Obligatory links to Huffington Post articles that were harvested from someone else's work:
  • Sarah Palin 2016. After reading a few sentences of the HP piece, I went to the original editorial arguing in favor of Palin 2016, and, oh boy. The writer argues that Palin would do better than Hillary Clinton because she is hotter than Clinton (then she makes an ad hominem attack on Hil's hairstyle); suggests that Palin could get the gay vote because there are some gay people out there that like her (presumably this would be the same logic that she could apply to racial minorities?); and that general voters are blue-collar dummies that don't pay attention to current affairs and care about the ''tugs on their emotions, fears, revulsions and heart strings provided by hours and hours of uninterrupted television watching." The piece ends with a biographical blurb about the author who "writes frequently about feminism, politics, and religion." Lotsa big YIKES and GROSSes in that editorial. 
  • Marco Rubio will not tell you that the Earth is 4.5 billion years old.
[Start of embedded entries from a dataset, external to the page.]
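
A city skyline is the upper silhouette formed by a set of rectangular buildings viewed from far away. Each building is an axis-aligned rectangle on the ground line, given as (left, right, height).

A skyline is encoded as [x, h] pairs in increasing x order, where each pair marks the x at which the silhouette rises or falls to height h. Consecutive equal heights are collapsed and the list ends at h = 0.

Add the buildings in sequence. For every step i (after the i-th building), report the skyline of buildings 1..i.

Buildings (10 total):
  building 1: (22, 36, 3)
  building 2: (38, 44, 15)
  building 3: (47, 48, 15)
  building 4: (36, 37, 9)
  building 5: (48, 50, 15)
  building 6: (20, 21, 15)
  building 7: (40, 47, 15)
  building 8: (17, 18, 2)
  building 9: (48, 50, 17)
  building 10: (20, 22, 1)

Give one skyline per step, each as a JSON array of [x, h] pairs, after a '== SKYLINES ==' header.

== SKYLINES ==
[[22,3],[36,0]]
[[22,3],[36,0],[38,15],[44,0]]
[[22,3],[36,0],[38,15],[44,0],[47,15],[48,0]]
[[22,3],[36,9],[37,0],[38,15],[44,0],[47,15],[48,0]]
[[22,3],[36,9],[37,0],[38,15],[44,0],[47,15],[50,0]]
[[20,15],[21,0],[22,3],[36,9],[37,0],[38,15],[44,0],[47,15],[50,0]]
[[20,15],[21,0],[22,3],[36,9],[37,0],[38,15],[50,0]]
[[17,2],[18,0],[20,15],[21,0],[22,3],[36,9],[37,0],[38,15],[50,0]]
[[17,2],[18,0],[20,15],[21,0],[22,3],[36,9],[37,0],[38,15],[48,17],[50,0]]
[[17,2],[18,0],[20,15],[21,1],[22,3],[36,9],[37,0],[38,15],[48,17],[50,0]]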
Y'know what? I'm fine with this dude not outright agreeing to science. He has a base of crazy-ass people, and in the respect that he has political ambitions, this is the sort of thing that he has to say. I'm pretty sure that there's some places in Florida where they'll put burning crosses on your lawn if you admit that you believe in science. This is kind of like if someone asked Mayor-elect Charlie Hales if he should Keep Portland Weird.
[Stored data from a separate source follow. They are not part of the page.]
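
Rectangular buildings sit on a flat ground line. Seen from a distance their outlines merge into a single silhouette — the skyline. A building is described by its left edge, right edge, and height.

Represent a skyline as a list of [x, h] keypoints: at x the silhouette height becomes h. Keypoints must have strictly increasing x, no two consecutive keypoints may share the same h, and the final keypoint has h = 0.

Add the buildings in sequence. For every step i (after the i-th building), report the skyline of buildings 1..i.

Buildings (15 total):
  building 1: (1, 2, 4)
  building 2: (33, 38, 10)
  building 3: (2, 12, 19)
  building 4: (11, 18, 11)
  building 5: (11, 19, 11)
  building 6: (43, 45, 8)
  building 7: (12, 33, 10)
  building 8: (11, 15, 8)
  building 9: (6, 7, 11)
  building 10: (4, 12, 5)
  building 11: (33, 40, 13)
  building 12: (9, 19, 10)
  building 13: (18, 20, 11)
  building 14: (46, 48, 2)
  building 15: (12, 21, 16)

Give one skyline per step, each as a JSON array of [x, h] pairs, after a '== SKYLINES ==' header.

== SKYLINES ==
[[1,4],[2,0]]
[[1,4],[2,0],[33,10],[38,0]]
[[1,4],[2,19],[12,0],[33,10],[38,0]]
[[1,4],[2,19],[12,11],[18,0],[33,10],[38,0]]
[[1,4],[2,19],[12,11],[19,0],[33,10],[38,0]]
[[1,4],[2,19],[12,11],[19,0],[33,10],[38,0],[43,8],[45,0]]
[[1,4],[2,19],[12,11],[19,10],[38,0],[43,8],[45,0]]
[[1,4],[2,19],[12,11],[19,10],[38,0],[43,8],[45,0]]
[[1,4],[2,19],[12,11],[19,10],[38,0],[43,8],[45,0]]
[[1,4],[2,19],[12,11],[19,10],[38,0],[43,8],[45,0]]
[[1,4],[2,19],[12,11],[19,10],[33,13],[40,0],[43,8],[45,0]]
[[1,4],[2,19],[12,11],[19,10],[33,13],[40,0],[43,8],[45,0]]
[[1,4],[2,19],[12,11],[20,10],[33,13],[40,0],[43,8],[45,0]]
[[1,4],[2,19],[12,11],[20,10],[33,13],[40,0],[43,8],[45,0],[46,2],[48,0]]
[[1,4],[2,19],[12,16],[21,10],[33,13],[40,0],[43,8],[45,0],[46,2],[48,0]]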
Pop culture/celebrity links:
  • "Lana Del Ray, the joke's on us" - I read four paragraphs, and then I became really bored with it and that I really don't go for articles like this. (Also, I am an old person who gets confused and cranky by current pop culture?) (link via @_lucky)
  • Penn Jillette writing about being on "Celebrity Apprentice". The article's title states "Donald Trump is a whack job", which, yes, sure, but the actual article is more about a guy trying to explain why everyone acts like an idiot on reality television, then attempting to provide a justification for acting like an idiot on reality television.
  • Videogum's recap of this weekend's SNL, which was not very good (I only made it up through Weekend Update when we were watching it). Watching SNL on Saturday is when I was reminded that Jeremy Renner and Liam Neeson are not the same person.
  • Also, Videogum's Thursday night TV recap. I come for the GIFs.
Links about people who have recently taken their own lives:
  • Bike Portland remembers Justin Drawbert, a bike racer who committed suicide.
  • Here's a brief Willamette Week article covering the memorial for "Working" Kirk Reeves. It includes a link to the fundraiser to put some kind of permanent remembrance to him at his old station on the Hawthorne Bridge.
  • Reading those two articles made me want to link to this page to Multnomah County's Mental Health Crisis resources. The county has a 24-hour crisis number and a walk-in clinic that is open until 10:30pm everyday. 
iPhone apps that I briefly considered downloading but did not:
Links I went to that I wasn't interested in, but you might be interested in:
  • Here's something that indie developers who make games for the Wii might be interested in, I guess? I was 0.5% interested in the contents of this article.
  • I was going to read this NYT article about hipsters or irony or something, and I didn't even make it past the opening illustration. I managed to read the two paragraphs included in the Mercury's link to the article, and just: ugh. I'll have to go back and read this article sometime when I feel up to dissecting why this sort of article is so wrong in its thinking.
  • Okay, I am done reading the Hostess bankruptcy post-mortems.